12 giugno 2012

Un incantevole aprile

La scuola è finita, e nonostante fuori stia piovendo abbondantemente come in pieno ottobre, si sente aria d'estate, e si contano i giorni per le tanto attese vacanze. Stamattina, svegliata prestissimo dal rumore del temporale, ho terminato Un incantevole aprile di Elizabeth von Arnim, la cui lettura è stata davvero come una piccola ma deliziosa vacanza. La trama è delicatissima, quasi impalpabile, il ritmo è sonnolento, lo stile prezioso, ma di quel prezioso che sa un po' d'antico - eppure questo libro è quasi un incantesimo, un sogno ad occhi aperti che riesce ad annullare il resto del mondo magnetizzando il lettore, assorbendo i suoi pensieri, tacitando ogni irritazione, trascinandolo dolcemente dentro le sue pagine. Il tema che sostiene la storia è estremamente facile: dal clima umido e ostile di un marzo londinese, dove la quotidianità si svolge all'insegna del senso del dovere e delle restrizioni fisiche ed emotive (siamo nel 1922), quattro donne si spostano per una vacanza imprevista in un castello ligure, sulle colline che si affacciano sul Golfo dei Poeti. 
Le quattro protagoniste nella versione cinematografica
di Mike Newell (1992)
Il sole che si rovescia sui giardini, la vista del mare scintillante e l'opulenta profusione di fiori della tenuta di San Salvatore operano sulle quattro turiste una più o meno lenta trasformazione interiore, inducendole ad accantonare i loro pregiudizi e i loro sensi di colpa. Uno dei più ricorrenti motivi della letteratura inglese - l'Italia quale luogo di abbandono e di sensualità - rifulge di bellezza in quest'opera; le descrizioni naturali sconvolgono per la loro abbondanza, e ci sembra quasi di essere travolti dalla luce del giorno che riscalda le ossa e il cuore delle protagoniste. Mrs Wilkins, la prima ideatrice del progetto della vacanza, si scioglie completamente sulle colline della Liguria tentate dagli anticipi dell'estate, e arriva persino a sentire la mancanza di un marito che a casa non riusciva più a sopportare. Mrs Fisher, l'anziana rappresentante di un'Inghilterra vittoriana ormai già morta, scura, fredda e polverosa, si sente "germogliare dappertutto", e avverte il bisogno di sentimenti di affetto e gentilezza ben distanti dalla sua usuale gelida e artefatta cortesia. Lady Caroline, letteralmente scappata in Italia per allontanarsi da famiglia, amici e ammiratori troppo insistenti, riscopre il piacere della compagnia e dell'amicizia ma soprattutto riscopre se stessa, e Rose Arbuthnot, che per i suoi dubbi, i suoi cambi d'umore e la sua repressa irrequietezza è forse il personaggio più vivido del quartetto, ringiovanisce come una pianta in primavera, riacquistando la morbidezza, il profumo, lo splendore dei suoi vent'anni. 

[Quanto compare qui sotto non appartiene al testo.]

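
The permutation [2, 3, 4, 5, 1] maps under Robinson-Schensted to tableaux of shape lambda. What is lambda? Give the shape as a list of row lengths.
[4, 1]

Row-insert each entry into an empty tableau.

After inserting 2: P = [[2]].
After inserting 3: P = [[2, 3]].
After inserting 4: P = [[2, 3, 4]].
After inserting 5: P = [[2, 3, 4, 5]].
After inserting 1: P = [[1, 3, 4, 5], [2]].

The final insertion tableau P = [[1, 3, 4, 5], [2]] has shape [4, 1].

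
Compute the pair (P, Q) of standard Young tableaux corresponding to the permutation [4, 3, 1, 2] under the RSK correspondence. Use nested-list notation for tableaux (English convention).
Insert each entry of the permutation into P by Schensted row insertion, recording in Q the position of each new cell.

Insert 4: appended to row 1. P = [[4]].
Insert 3: 3 bumps 4 from row 1; 4 starts row 2. P = [[3], [4]].
Insert 1: 1 bumps 3 from row 1; 3 bumps 4 from row 2; 4 starts row 3. P = [[1], [3], [4]].
Insert 2: appended to row 1. P = [[1, 2], [3], [4]].

So P = [[1, 2], [3], [4]], Q = [[1, 4], [2], [3]].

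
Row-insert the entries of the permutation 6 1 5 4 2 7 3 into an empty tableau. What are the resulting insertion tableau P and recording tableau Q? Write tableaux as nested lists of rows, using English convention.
Insert each entry of the permutation into P by Schensted row insertion, recording in Q the position of each new cell.

Insert 6: appended to row 1. P = [[6]].
Insert 1: 1 bumps 6 from row 1; 6 starts row 2. P = [[1], [6]].
Insert 5: appended to row 1. P = [[1, 5], [6]].
Insert 4: 4 bumps 5 from row 1; 5 bumps 6 from row 2; 6 starts row 3. P = [[1, 4], [5], [6]].
Insert 2: 2 bumps 4 from row 1; 4 bumps 5 from row 2; 5 bumps 6 from row 3; 6 starts row 4. P = [[1, 2], [4], [5], [6]].
Insert 7: appended to row 1. P = [[1, 2, 7], [4], [5], [6]].
Insert 3: 3 bumps 7 from row 1; 7 appends to row 2. P = [[1, 2, 3], [4, 7], [5], [6]].

So P = [[1, 2, 3], [4, 7], [5], [6]], Q = [[1, 3, 6], [2, 7], [4], [5]].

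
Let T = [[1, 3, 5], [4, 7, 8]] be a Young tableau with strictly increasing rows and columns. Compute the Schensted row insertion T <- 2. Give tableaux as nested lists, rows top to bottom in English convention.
In row 1, 2 replaces 3 (the leftmost entry greater than 2); 3 is bumped to row 2. In row 2, 3 replaces 4 (the leftmost entry greater than 3); 4 is bumped to row 3. 4 starts a new row 3. The new tableau is [[1, 2, 5], [3, 7, 8], [4]].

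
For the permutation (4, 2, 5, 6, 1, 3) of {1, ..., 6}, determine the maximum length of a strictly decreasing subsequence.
3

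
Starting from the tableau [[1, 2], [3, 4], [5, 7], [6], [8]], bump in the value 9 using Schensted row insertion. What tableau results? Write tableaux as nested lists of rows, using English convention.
9 is larger than every entry of row 1, so it is appended to row 1. The new tableau is [[1, 2, 9], [3, 4], [5, 7], [6], [8]].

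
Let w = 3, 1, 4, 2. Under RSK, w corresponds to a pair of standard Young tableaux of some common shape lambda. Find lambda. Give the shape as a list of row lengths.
[2, 2]

Row-insert each entry into an empty tableau.

After inserting 3: P = [[3]].
After inserting 1: P = [[1], [3]].
After inserting 4: P = [[1, 4], [3]].
After inserting 2: P = [[1, 2], [3, 4]].

The final insertion tableau P = [[1, 2], [3, 4]] has shape [2, 2].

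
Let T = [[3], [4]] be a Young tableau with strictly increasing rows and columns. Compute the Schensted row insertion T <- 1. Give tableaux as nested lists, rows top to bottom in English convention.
[[1], [3], [4]]

In row 1, 1 replaces 3 (the leftmost entry greater than 1); 3 is bumped to row 2. In row 2, 3 replaces 4 (the leftmost entry greater than 3); 4 is bumped to row 3. 4 starts a new row 3. The new tableau is [[1], [3], [4]].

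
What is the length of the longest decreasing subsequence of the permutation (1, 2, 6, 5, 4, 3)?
4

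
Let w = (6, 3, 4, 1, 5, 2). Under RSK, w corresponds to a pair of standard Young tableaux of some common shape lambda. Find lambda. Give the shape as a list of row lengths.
RSK row insertion gives P = [[1, 2, 5], [3, 4], [6]], which has shape [3, 2, 1].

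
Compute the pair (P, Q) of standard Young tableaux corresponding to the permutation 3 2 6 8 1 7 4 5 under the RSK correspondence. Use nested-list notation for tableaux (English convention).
P = [[1, 4, 5], [2, 6, 7], [3, 8]], Q = [[1, 3, 4], [2, 6, 8], [5, 7]]

Insert each entry of the permutation into P by Schensted row insertion, recording in Q the position of each new cell.

After inserting 3: P = [[3]].
After inserting 2: P = [[2], [3]].
After inserting 6: P = [[2, 6], [3]].
After inserting 8: P = [[2, 6, 8], [3]].
After inserting 1: P = [[1, 6, 8], [2], [3]].
After inserting 7: P = [[1, 6, 7], [2, 8], [3]].
After inserting 4: P = [[1, 4, 7], [2, 6], [3, 8]].
After inserting 5: P = [[1, 4, 5], [2, 6, 7], [3, 8]].

So P = [[1, 4, 5], [2, 6, 7], [3, 8]], Q = [[1, 3, 4], [2, 6, 8], [5, 7]].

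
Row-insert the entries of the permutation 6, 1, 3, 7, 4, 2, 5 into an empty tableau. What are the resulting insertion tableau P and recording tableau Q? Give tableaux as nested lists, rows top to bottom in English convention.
P = [[1, 2, 4, 5], [3, 7], [6]], Q = [[1, 3, 4, 7], [2, 5], [6]]

Insert each entry of the permutation into P by Schensted row insertion, recording in Q the position of each new cell.

Insert 6: appended to row 1. P = [[6]].
Insert 1: 1 bumps 6 from row 1; 6 starts row 2. P = [[1], [6]].
Insert 3: appended to row 1. P = [[1, 3], [6]].
Insert 7: appended to row 1. P = [[1, 3, 7], [6]].
Insert 4: 4 bumps 7 from row 1; 7 appends to row 2. P = [[1, 3, 4], [6, 7]].
Insert 2: 2 bumps 3 from row 1; 3 bumps 6 from row 2; 6 starts row 3. P = [[1, 2, 4], [3, 7], [6]].
Insert 5: appended to row 1. P = [[1, 2, 4, 5], [3, 7], [6]].

So P = [[1, 2, 4, 5], [3, 7], [6]], Q = [[1, 3, 4, 7], [2, 5], [6]].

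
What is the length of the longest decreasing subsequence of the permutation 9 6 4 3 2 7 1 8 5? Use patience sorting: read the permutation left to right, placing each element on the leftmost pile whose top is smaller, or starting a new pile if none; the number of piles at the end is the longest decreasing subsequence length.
9: new pile. tops = [9]
6: new pile. tops = [9, 6]
4: new pile. tops = [9, 6, 4]
3: new pile. tops = [9, 6, 4, 3]
2: new pile. tops = [9, 6, 4, 3, 2]
7: onto pile 2 (replacing 6). tops = [9, 7, 4, 3, 2]
1: new pile. tops = [9, 7, 4, 3, 2, 1]
8: onto pile 2 (replacing 7). tops = [9, 8, 4, 3, 2, 1]
5: onto pile 3 (replacing 4). tops = [9, 8, 5, 3, 2, 1]

6 piles, so the longest decreasing subsequence has length 6.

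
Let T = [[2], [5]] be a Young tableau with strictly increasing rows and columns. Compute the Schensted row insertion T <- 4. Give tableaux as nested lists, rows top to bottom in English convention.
4 is larger than every entry of row 1, so it is appended to row 1. The new tableau is [[2, 4], [5]].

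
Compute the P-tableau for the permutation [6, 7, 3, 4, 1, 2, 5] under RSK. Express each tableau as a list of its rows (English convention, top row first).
Insert 6: appended to row 1. P = [[6]].
Insert 7: appended to row 1. P = [[6, 7]].
Insert 3: 3 bumps 6 from row 1; 6 starts row 2. P = [[3, 7], [6]].
Insert 4: 4 bumps 7 from row 1; 7 appends to row 2. P = [[3, 4], [6, 7]].
Insert 1: 1 bumps 3 from row 1; 3 bumps 6 from row 2; 6 starts row 3. P = [[1, 4], [3, 7], [6]].
Insert 2: 2 bumps 4 from row 1; 4 bumps 7 from row 2; 7 appends to row 3. P = [[1, 2], [3, 4], [6, 7]].
Insert 5: appended to row 1. P = [[1, 2, 5], [3, 4], [6, 7]].

So P = [[1, 2, 5], [3, 4], [6, 7]].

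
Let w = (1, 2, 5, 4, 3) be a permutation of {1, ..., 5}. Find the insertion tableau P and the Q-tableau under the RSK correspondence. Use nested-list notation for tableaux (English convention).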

Anche l'accostamento della figura muliebre con la vitalità vegetale è tipico di tantissima letteratura (ne parlo in un altro post, Un libro, un giardino). Qui questo tema è sviluppato in tutta la sua pienezza, alla ricerca dell'espressione più intima della femminilità: le corolle accese, gli steli languidi, le foglie fragranti sommerse dal calore del sole sono manifestazione delle donne che tralasciano gli usuali costumi di sobrietà e costrizione per indugiare in comportamenti allegri, affettuosi, aperti e armonici. Voglio riportare un passo davvero significativo:
«Su entrambi i lati della scalinata di pietra vi erano pervinche in fiore, e adesso [Rose] riusciva a vedere quel che la notte prima le era venuto addosso, umido e profumato, carezzandole il viso. Era glicine. [...] Il glicine ricadeva su se stesso in un accesso di vitalità, in una prodigalità di fioritura; e dove finiva il pergolato il sole splendeva su cespugli di gerani scarlatti, masse di nasturzi, calendole così accese che pareva stessero bruciando, bocche di leone rosse e rosa. [...] Oltre questo spettacolo fiammeggiante il terreno degradava a terrazze verso il mare, e ogni terrazza era un piccolo frutteto. [...] Pareva che avessero rovesciato ovunque del colore; di ogni genere, in ogni quantità, a fiumi» (traduzione italiana di L. Balacco).
Contrariamente al solito, ho scoperto questo libro grazie al film, che allo stesso modo merita di essere preso in considerazione; se è una forte mancanza il fatto di dover rinunciare alla scrittura di von Armin, trasparente e fresca come un ruscello, la versione cinematografica regala allo spettatore le stupende immagini della Liguria di tarda primavera, aiutandoci ad entrare ancora di più, se possibile, nel piccolo mondo delle quattro amiche e del loro  straordinario, incantevole aprile.